Dans les actions quotidiennes, on a en moyenne 1 intervention toutes les 6 secondes avec les sapeurs-pompiers. On a une intervention de la Sécurité civile en hélicoptère toutes les 30 minutes. 1 intervention sur 3 ou sur 4 est vitale. C’est dire si c’est extrêmement concret.
Et puis on a des périodes exceptionnelles de crise, avec des inondations, de feux de forêts, de tremblements de terre … Si on devait compter ne serait-ce que le nombre de crises, je pense avoir eu plus de 70 crises en l’espace de 3 ans.
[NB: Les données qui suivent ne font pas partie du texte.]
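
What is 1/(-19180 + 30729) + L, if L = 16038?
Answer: 185222863/11549 ≈ 16038.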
Et dans ce champ polymorphe, la Direction générale qui est une direction du ministère de l’Intérieur assure une fonction d’impulsion, d’animation de coordination et de valorisation.
Parmi les gouvernances uniques, elle travaille avec les collectivités locales, les départements, les communes principalement mais aussi les organisations syndicales, la Fédération, l’union européenne. Par attraction constante on s’évertue à donner à l’ensemble cohérence et visibilité.
Et c’est intéressant d’ailleurs de voir que la population identifie la Sécurité civile au travers de symboles comme le canadair, le sapeur-pompier, l’association agréée dans une logique d’assistance. La fonction d’assistance, de secours fait cette particularité, c’est ce que j’appelle les soldats de la République héritiers de l’An II de Victor Hugo. Tous les territoires, tous les publics, pour un service de proximité unique.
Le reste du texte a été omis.